Abu Huraira fügte hinzu: „Bei Allah,
bis zu diesem Tage hatte ich das Wort "Sikin" (Messer) nicht
gekannt, denn wir benutzten nur das Wort "Midyah".“
Bemerkungen
Gegen
dieses Hadith kann man gleich mehrere Einwände erheben:
Erstens, (König) David war ein Prophet und ein
Gottesgesandter; er wurde von Gott für das Volk (Israel)

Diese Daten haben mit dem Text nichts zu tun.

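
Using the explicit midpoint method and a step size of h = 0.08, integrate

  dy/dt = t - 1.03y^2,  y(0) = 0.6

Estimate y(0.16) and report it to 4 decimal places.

Midpoint: k1 = f(t_n, y_n); k2 = f(t_n + h/2, y_n + (h/2)·k1); y_{n+1} = y_n + h·k2.
t=0.000000, y=0.600000:
  k1 = f(0.000000, 0.600000) = -0.370800
  k2 = f(0.040000, 0.585168) = -0.312694
  y ← 0.600000 + 0.08·(-0.312694) = 0.574984
t=0.080000, y=0.574984:
  k1 = f(0.080000, 0.574984) = -0.260525
  k2 = f(0.120000, 0.564563) = -0.208294
  y ← 0.574984 + 0.08·(-0.208294) = 0.558321
y(0.16) ≈ 0.5583

0.5583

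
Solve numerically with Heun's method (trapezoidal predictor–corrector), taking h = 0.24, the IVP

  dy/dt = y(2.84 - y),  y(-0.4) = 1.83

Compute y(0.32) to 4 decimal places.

2.6253

Heun: k1 = f(t_n, y_n); k2 = f(t_n + h, y_n + h·k1); y_{n+1} = y_n + (h/2)·(k1 + k2).
t=-0.400000, y=1.830000:
  k1 = f(-0.400000, 1.830000) = 1.848300
  k2 = f(-0.160000, 2.273592) = 1.287781
  y ← 1.830000 + (0.24/2)·(1.848300 + 1.287781) = 2.206330
t=-0.160000, y=2.206330:
  k1 = f(-0.160000, 2.206330) = 1.398086
  k2 = f(0.080000, 2.541870) = 0.757807
  y ← 2.206330 + (0.24/2)·(1.398086 + 0.757807) = 2.465037
t=0.080000, y=2.465037:
  k1 = f(0.080000, 2.465037) = 0.924298
  k2 = f(0.320000, 2.686868) = 0.411445
  y ← 2.465037 + (0.24/2)·(0.924298 + 0.411445) = 2.625326
y(0.32) ≈ 2.6253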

bestimmt, mit dem ausdrücklichen Befehl, als Richter für die
Israeliten Streitereien zu schlichten. Wie der Heilige Qur´an
berichtet, sagte Gott zu (König und Prophet) David (Sure 38,
Vers 26) : „Oh David! Wir haben doch zum Statthalter
(Kalif) auf Erden eingesetzt; richte daher in Gerechtigkeit
zwischen den Menschen und folge nicht deinen Begierden, welche
dich von Allahs Weg irreleiten.“
An einer anderen Stelle des Heiligen
Qur´an (38:17-30) lobt Allah David mit den Worten: „Höre (O
Muhammad) ihre (der Mekkaner) Reden an und erinnere dich
unseres Dieners David, welchen Wir mit Kraft begabt hatten und
der sich immer Uns zuwandte. Wir hatten die Berge gezwungen,
Uns mit ihm des Abends und des Morgens zu preisen, ebenso die
Vögel, welche sich bei ihm scharten und ihm dienstbar waren.
Sein Reich festigten Wir und gaben ihm Weisheit und die
Gewandtheit der Rede. Weißt du die Geschichte jener zwei
Streitenden, welche über die Mauer in sein Gemach stiegen?“
Und Allah sagte auch (Sure 38, Vers 40):
„So brachten Wir, ihn (Salomon) Uns näher und gaben ihm
einen herrlichen Aufenthalt.“
Allah sagt auch an anderer Stelle (Sure
17, Vers 55): „Der Herr kennt jeden, der in den Himmeln und
auf Erden lebt, und darum haben Wir einige Propheten vor
anderen bevorzugt und haben dem David die Psalmen eingegeben.“
So sehen wir, dass der Prophet David (a.)
unter jenen ist, denen von Allah ein hoher Rang gewährt wurde,
und er ist frei von Sünde und Fehlern, und so es auch mit der
Angelegenheit, Streitereien zu schlichten und Urteile zu
fällen, wie Allah klar verkündet (Sure 5, Vers 47): „Wer
sein Leben (und seine Urteile) nicht nach der Offenbarung und
dem, was Er herabsandte, richtet, der gehört zu den
Ungläubigen. “
Nun ist Davids Sohn Salomon der Erbe
seines Wissens und seiner Urteilskraft, und auch er ist ein
sündenloser Prophet. Wie kann er dann die Entscheidung seines
Vaters umkehren? Beide sind wegen ihrer Sündenlosigkeit beim
Volke sehr gut bekannt. Solch ein Akt des Widerrufs würde
bedeuten, dass Gottes Tat selbst in Frage gestellt wird, da Er
Salomon zum Propheten berufen hat, und zugleich hätte Salomon
seinem Vater David mangelnden Respekt entgegengebracht.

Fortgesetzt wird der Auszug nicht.